Storm Rising is a 1995 fantasy novel by American writer Mercedes Lackey, the second in her Mage Storms trilogy.

Plot summary 
Duke Tremane, who has been sent by the Empire to conquer Hardorn, is having second thoughts about his homeland. Since he has been basically stranded by the Emperor, he takes matters into his own hands. As he has a copy of the Imperial Seal locked up in a special desk inherited from his aunt, he writes documents authorizing him to take all the contents of an Imperial storehouse. Then the mages in his army create a gate to the storehouse and Duke Tremane and a number of his men then proceed to take as much of the contents as they can.

Meanwhile, in Valdemar, Karal has been assigned to take over as Karsite ambassador following the death of his mentor and previous ambassador, Ulrich. He has to deal with the Shin'a'in ambassador taking over from the previous one, who has also died. However, Andesha is able to help and the Shin'a'in ambassador eventually apologizes to Karal for his previous behavior.

Duke Tremane has elected to sever ties with the Empire and devotes his time to helping the people of Hardorn. All spies in his army defect over to him and the local people start to like having Duke Tremane around, especially when he and some of his men help find a group of kids who ended up being lost in a snowstorm.
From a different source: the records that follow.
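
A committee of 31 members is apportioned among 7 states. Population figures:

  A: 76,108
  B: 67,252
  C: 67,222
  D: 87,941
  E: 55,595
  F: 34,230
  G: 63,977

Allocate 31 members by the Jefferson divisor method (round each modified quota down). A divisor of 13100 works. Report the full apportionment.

A 5; B 5; C 5; D 6; E 4; F 2; G 4

With modified divisor 13100: modified quotas A 5.810, B 5.134, C 5.131, D 6.713, E 4.244, F 2.613, G 4.884.
Rounding down: A 5, B 5, C 5, D 6, E 4, F 2, G 4 (total 31).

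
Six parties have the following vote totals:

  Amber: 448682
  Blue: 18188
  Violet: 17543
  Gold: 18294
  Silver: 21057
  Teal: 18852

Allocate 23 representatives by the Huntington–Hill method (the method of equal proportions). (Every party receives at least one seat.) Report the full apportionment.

With divisor 24956: modified quotas Amber 17.979, Blue 0.729, Violet 0.703, Gold 0.733, Silver 0.844, Teal 0.755.
Geometric-mean thresholds: Amber √(17·18)=17.493, Blue (min 1), Violet (min 1), Gold (min 1), Silver (min 1), Teal (min 1).
Each quota rounded against its threshold gives Amber 18, Blue 1, Violet 1, Gold 1, Silver 1, Teal 1 (total 23).

Amber: 18, Blue: 1, Violet: 1, Gold: 1, Silver: 1, Teal: 1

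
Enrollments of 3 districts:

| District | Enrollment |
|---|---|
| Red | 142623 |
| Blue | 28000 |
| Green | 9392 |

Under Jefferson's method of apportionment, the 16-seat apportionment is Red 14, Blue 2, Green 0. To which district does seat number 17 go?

Red

Priority for the next seat is population ÷ (current seats + 1).
Priorities: Red 9508.200, Blue 9333.333, Green 9392.000.
Highest priority: Red.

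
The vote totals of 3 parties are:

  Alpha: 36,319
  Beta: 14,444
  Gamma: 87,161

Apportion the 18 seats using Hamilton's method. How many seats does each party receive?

Standard divisor: 137924 ÷ 18 ≈ 7662.444.
Standard quotas: Alpha 4.7399, Beta 1.8850, Gamma 11.3751.
Lower quotas: Alpha 4, Beta 1, Gamma 11 (sum 16, leaving 2 seats).
Remainders in descending order: Beta 0.8850, Alpha 0.7399, Gamma 0.3751.
The surplus seats go to Beta, Alpha.

Alpha=5; Beta=2; Gamma=11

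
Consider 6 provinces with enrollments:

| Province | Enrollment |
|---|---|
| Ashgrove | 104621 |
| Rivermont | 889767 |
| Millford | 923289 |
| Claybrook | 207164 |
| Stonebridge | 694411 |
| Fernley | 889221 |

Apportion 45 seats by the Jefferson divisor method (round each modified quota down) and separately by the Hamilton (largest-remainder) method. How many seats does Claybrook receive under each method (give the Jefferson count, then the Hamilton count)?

2 and 3

Jefferson: Ashgrove 1, Rivermont 11, Millford 11, Claybrook 2, Stonebridge 9, Fernley 11.
Hamilton: Ashgrove 1, Rivermont 11, Millford 11, Claybrook 3, Stonebridge 8, Fernley 11.
Claybrook gets 2 under Jefferson and 3 under Hamilton.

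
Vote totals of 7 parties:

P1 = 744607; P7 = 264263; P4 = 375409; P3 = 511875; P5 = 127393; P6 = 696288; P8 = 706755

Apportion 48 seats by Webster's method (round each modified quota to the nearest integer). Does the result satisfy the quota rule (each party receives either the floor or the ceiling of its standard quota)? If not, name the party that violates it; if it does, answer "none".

none

Standard quotas: P1 10.431, P7 3.702, P4 5.259, P3 7.170, P5 1.785, P6 9.754, P8 9.900.
Webster allocation: P1 10, P7 4, P4 5, P3 7, P5 2, P6 10, P8 10.
Every allocation lies between the lower and upper quota.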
Karal, Andesha, and Natoli use magic to spy on Duke Tremane and discover that he isn't what he seems. The firecat Altra agrees that it would be a good idea for Duke Tremane to join the Alliance and Jumps Karal with him to Hardorn. There, Karal hands Duke Tremane a message tube and asks him to consider joining the Alliance. Altra returns a week later to collect the tube.

Meanwhile, the Son of the Sun Solaris visits Valdemar with her Firecat Hansa to further relations with Valdemar and Queen Selenay. Needless to say, Solaris and Selenay are shocked when they read the message that Duke Tremane wishes to join the Alliance. Solaris confines Karal to his room and has Hansa Jump her to Hardorn. After confronting Duke Tremane, she decides that he doesn't mean any harm and leaves, but not before doing a spell that will keep him from ever lying again in the future. Karal is not punished and is allowed to continue as the Karsite Ambassador.

Sejanes, a very old mage, and teacher to Duke Tremane, is sent to Valdemar to help deal with the magic storms currently going on. Karal, Andesha, Firesong, and Silverfox leave Valdemar for Uthro's tower in order to deal with the storms. The Companion Florian goes with them, and several other Companions go along as well to carry the other people.